In our case, due to the life-threatening pulmonary artery occlusion, emergency reperfusion was necessary. In the acute phase of high-risk or in selected cases of intermediate-risk PE, systemic thrombolysis is the first choice when hemodynamic deterioration on anticoagulation treatment. The greatest benefit of this therapy is observed when treatment is initiated within 48h of symptom onset, and thrombolysis can still be useful in patients who have had symptoms for 6-14 days [15]. In this patient, the symptoms had lasted for 3 weeks. So we decided to surgical embolectomy. However, we cannot completely remove the tumor. Unfortunately, the patient died one month later.

Conclusion

Pulmonary artery sarcoma is extremely rare and the clinical symptoms and radiological features often mimics pulmonary embolism. In young female patients who presented with pulmonary occlusion without past diseases or hypercoagulable disorders with normal coagulation test, pulmonary artery sarcoma should be considered in the differential diagnosis.

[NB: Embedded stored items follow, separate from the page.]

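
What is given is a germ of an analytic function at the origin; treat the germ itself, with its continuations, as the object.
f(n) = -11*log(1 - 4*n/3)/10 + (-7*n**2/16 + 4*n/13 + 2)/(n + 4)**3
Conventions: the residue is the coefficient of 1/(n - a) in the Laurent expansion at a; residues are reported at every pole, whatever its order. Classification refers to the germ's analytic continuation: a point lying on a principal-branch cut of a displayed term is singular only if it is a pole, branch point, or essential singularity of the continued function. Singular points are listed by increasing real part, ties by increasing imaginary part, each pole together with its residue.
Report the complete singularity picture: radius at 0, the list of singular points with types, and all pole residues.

Denominator factor (n + 4)^3: pole of order 3 at -4, modulus 4.
Branch term (-11/10)*log(1 - n/(3/4)): its argument vanishes at n = 3/4, a logarithmic branch point, modulus 3/4.
The radius of convergence is the smallest modulus among the singular points: 3/4.
The branch term is analytic at -4 and contributes nothing to the residue; only the rational part matters.
At the order-3 pole -4 set g(n) = (n - (-4))^3*(rational part) = -7*n**2/16 + 4*n/13 + 2.
Order-3 pole: residue = g''(a)/2; g''(-4) = -7/8, so the residue is -7/16.
List the singular points by increasing real part (a conjugate pair: the negative imaginary part first).

Radius of convergence at 0: 3/4.
At -4: a pole of order 3; residue -7/16.
At 3/4: a logarithmic branch point.


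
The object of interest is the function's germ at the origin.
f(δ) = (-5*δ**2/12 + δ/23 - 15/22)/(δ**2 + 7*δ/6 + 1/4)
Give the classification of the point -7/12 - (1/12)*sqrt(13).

The denominator factor δ**2 + 7*δ/6 + 1/4 vanishes at -7/12 - (1/12)*sqrt(13) and appears to the power 1; the numerator there equals -193799/218592 - (877/19872)*sqrt(13), nonzero, and no other factor vanishes.
Hence a pole whose order is the multiplicity, 1.

The point is a pole of order 1.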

Financial/nonfinancial disclosures

None declared.

Author contributions

The authors confirm contribution to the paper as follows: study conception and design (Nguyen Lan Hieu, Le Hoan), data collection (Hoang Bui Hai, Vu Ngoc Tu), draft manuscript preparation (Thieu Thi Tra My, Tran Ngoc Minh, Nguyen Ngoc Cuong, Pham Thuan Manh). All authors reviewed the results and approved the final version of the manuscript

Name of department and institution in which the work was done

Cardiovascular center, Hanoi medical university hospital.

Patient consent

Patient's supervisor was informed that her documents (without personal information) including diagnosis and treatment information might be published for science purpose. She agreed and signed in the consent form.